If you are running tight on time, you can even revisit the trope of in media res. Once the PCs have uncovered the dastardly plot of the Cult of Rovagug roll for initiative and cut right into the fight at the gates of the enemy temple. Now all the PCs need to do is get inside.
Don’t Let the Rules Become a Drag
You have a very limited time and Pathfinder has ten years’ worth of books. The size of the Pathfinder library can make finding a particular rule a daunting task. Even if your table is normally used to playing with the rules as written and will happily spend 30 minutes searching for the exact right answer don’t fall to this temptation. Use your understanding of the rules to make a quick call on whatever is bogging down gameplay, whether it is a DC, an item’s hardness, a monster ability, or something else. Just make a call and move on.

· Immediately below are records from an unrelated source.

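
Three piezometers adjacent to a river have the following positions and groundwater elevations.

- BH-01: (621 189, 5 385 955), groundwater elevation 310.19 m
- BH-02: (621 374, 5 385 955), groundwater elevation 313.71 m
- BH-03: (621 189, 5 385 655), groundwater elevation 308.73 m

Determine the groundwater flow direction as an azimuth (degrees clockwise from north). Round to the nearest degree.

256°

∂h/∂x = (313.71 − 310.19) / (621374 − 621189) = +0.01903
∂h/∂y = (308.73 − 310.19) / (5385655 − 5385955) = +0.004867
Flow direction (−∇h) has components (-0.01903 E, -0.004867 N).
Azimuth = atan2(E, N) = atan2(-0.01903, -0.004867) = 255.7° ≈ 256°.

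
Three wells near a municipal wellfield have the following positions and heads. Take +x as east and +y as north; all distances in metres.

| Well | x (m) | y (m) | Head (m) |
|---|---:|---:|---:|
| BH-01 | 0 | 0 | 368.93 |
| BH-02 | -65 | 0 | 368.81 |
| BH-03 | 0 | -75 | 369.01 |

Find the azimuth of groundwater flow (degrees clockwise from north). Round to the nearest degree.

300°

∂h/∂x = (368.81 − 368.93) / (-65 − 0) = +0.001846
∂h/∂y = (369.01 − 368.93) / (-75 − 0) = -0.001067
Flow direction (−∇h) has components (-0.001846 E, +0.001067 N).
Azimuth = atan2(E, N) = atan2(-0.001846, +0.001067) = 300.0° ≈ 300°.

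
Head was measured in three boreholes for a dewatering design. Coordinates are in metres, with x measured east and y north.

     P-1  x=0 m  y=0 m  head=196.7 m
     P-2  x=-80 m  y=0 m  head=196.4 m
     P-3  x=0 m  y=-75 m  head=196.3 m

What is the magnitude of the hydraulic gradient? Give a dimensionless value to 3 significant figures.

0.00652

∂h/∂x = (196.4 − 196.7) / (-80 − 0) = +0.003750
∂h/∂y = (196.3 − 196.7) / (-75 − 0) = +0.005333
|∇h| = √(0.003750² + 0.005333²) = 0.006519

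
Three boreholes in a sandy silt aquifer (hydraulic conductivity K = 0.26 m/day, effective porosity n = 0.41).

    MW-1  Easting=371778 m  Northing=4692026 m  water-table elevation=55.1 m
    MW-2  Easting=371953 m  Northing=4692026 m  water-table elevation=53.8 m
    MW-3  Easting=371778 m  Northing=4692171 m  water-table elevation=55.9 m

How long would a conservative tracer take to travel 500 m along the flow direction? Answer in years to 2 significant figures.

230 years

∂h/∂x = (53.8 − 55.1) / (371953 − 371778) = -0.007429
∂h/∂y = (55.9 − 55.1) / (4692171 − 4692026) = +0.005517
|∇h| = √(-0.007429² + 0.005517²) = 0.009254
Seepage velocity v = K·i/n = 0.26 × 0.009254 / 0.41 = 0.005868 m/day.
t = 500 / 0.005868 = 8.521e+04 days = 233 years.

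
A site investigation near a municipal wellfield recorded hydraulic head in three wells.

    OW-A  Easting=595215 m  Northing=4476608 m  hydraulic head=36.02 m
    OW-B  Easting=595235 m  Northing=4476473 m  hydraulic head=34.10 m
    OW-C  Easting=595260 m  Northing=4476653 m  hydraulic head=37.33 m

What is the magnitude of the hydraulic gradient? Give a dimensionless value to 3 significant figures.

With h = a·x + b·y + c and OW-A as origin, the differences give:
  20·a + (-135)·b = -1.92
  45·a + 45·b = +1.31
Eliminate b (×45 and ×(-135), subtract): 6975·a = 90.450 → a = ∂h/∂x = +0.01297
Back-substitute: b = ∂h/∂y = +0.01614.
|∇h| = √(0.01297² + 0.01614²) = 0.02071

0.0207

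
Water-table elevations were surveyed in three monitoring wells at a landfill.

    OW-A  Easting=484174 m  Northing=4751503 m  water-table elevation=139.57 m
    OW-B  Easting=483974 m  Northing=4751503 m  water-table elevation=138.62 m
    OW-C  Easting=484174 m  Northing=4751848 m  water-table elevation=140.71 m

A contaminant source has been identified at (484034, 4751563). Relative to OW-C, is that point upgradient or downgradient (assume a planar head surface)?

downgradient

∂h/∂x = (138.62 − 139.57) / (483974 − 484174) = +0.004750
∂h/∂y = (140.71 − 139.57) / (4751848 − 4751503) = +0.003304
Head at (484034, 4751563) = 139.57 + (+0.004750)·(-140) + (+0.003304)·(60) = 139.10 m.
That is lower than the 140.71 m at OW-C, so the point is downgradient.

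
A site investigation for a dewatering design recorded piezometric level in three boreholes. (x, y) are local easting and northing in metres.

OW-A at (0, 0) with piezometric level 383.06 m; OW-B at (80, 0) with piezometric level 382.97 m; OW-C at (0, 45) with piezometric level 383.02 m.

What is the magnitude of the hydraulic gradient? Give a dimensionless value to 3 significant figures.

∂h/∂x = (382.97 − 383.06) / (80 − 0) = -0.001125
∂h/∂y = (383.02 − 383.06) / (45 − 0) = -0.0008889
|∇h| = √(-0.001125² + -0.0008889²) = 0.001434

0.00143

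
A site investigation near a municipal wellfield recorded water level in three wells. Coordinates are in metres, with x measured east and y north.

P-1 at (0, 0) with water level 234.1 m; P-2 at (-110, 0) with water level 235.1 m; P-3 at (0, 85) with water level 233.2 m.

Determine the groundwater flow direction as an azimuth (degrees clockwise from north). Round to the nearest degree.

∂h/∂x = (235.1 − 234.1) / (-110 − 0) = -0.009091
∂h/∂y = (233.2 − 234.1) / (85 − 0) = -0.01059
Flow direction (−∇h) has components (+0.009091 E, +0.01059 N).
Azimuth = atan2(E, N) = atan2(+0.009091, +0.01059) = 40.6° ≈ 041°.

041°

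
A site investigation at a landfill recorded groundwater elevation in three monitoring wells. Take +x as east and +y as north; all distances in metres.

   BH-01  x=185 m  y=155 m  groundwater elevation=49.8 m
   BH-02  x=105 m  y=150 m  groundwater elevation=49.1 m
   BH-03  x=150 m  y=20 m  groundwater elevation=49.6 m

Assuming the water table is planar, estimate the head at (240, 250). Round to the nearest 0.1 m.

Differences from BH-01: to BH-02 (Δx, Δy, Δh) = (-80, -5, -0.7); to BH-03 = (-35, -135, -0.2).
Determinant of the coordinate differences = (-80)·(-135) − (-35)·(-5) = 10625.
∂h/∂x = [(-0.7)·(-135) − (-0.2)·(-5)] / 10625 = +0.008800
∂h/∂y = [(-80)·(-0.2) − (-35)·(-0.7)] / 10625 = -0.0008000
h(240, 250) = 49.8 + (+0.008800)·(55) + (-0.0008000)·(95) = 49.8 +0.484 -0.076 = 50.208 m.

50.2 m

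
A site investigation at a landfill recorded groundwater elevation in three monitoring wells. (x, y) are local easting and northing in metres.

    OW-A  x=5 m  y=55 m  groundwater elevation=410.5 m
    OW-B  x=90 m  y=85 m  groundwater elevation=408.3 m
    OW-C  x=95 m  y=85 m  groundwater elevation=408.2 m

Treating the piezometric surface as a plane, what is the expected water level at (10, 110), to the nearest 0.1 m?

409.5 m

Differences from OW-A: to OW-B (Δx, Δy, Δh) = (85, 30, -2.2); to OW-C = (90, 30, -2.3).
Determinant of the coordinate differences = 85·30 − 90·30 = -150.
∂h/∂x = [(-2.2)·30 − (-2.3)·30] / -150 = -0.02000
∂h/∂y = [85·(-2.3) − 90·(-2.2)] / -150 = -0.01667
h(10, 110) = 410.5 + (-0.02000)·(5) + (-0.01667)·(55) = 410.5 -0.100 -0.917 = 409.483 m.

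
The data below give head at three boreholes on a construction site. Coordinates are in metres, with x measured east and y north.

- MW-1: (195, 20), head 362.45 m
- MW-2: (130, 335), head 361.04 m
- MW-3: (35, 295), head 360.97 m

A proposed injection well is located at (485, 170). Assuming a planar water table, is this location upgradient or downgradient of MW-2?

With h = a·x + b·y + c and MW-1 as origin, the differences give:
  (-65)·a + 315·b = -1.41
  (-160)·a + 275·b = -1.48
Eliminate b (×275 and ×315, subtract): 32525·a = 78.450 → a = ∂h/∂x = +0.002412
Back-substitute: b = ∂h/∂y = -0.003978.
Head at (485, 170) = 362.45 + (+0.002412)·(290) + (-0.003978)·(150) = 362.55 m.
That is higher than the 361.04 m at MW-2, so the point is upgradient.

upgradient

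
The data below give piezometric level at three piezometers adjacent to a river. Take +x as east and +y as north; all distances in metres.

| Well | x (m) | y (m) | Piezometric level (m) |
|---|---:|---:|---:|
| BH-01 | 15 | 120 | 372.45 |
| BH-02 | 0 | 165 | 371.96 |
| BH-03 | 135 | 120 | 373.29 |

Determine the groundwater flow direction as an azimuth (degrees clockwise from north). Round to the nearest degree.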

To speed up combat but keep it exciting and cinematic, you might even consider running encounters with D&D style minions to raise the stakes but not over complicate things at the table. Give these minions 1 HP each and if you want them to be a little hardier maybe DR 5 or 10 depending on your PCs level. This approach makes for more exciting minions than padding the encounter with low CR Stormtroopers or goblins that really don’t threaten the PCs. Plus, this option requires very little bookkeeping on your part.
One Final Tip
With time so short in a one-shot game it’s easy to accidentally overlook a particular PC’s niche especially if you’ve planned a lot of action scenes and that player made a social character or puzzle solver. Make sure you have things for the those characters to do that lets them shine as brightly as the characters who specialize in combat.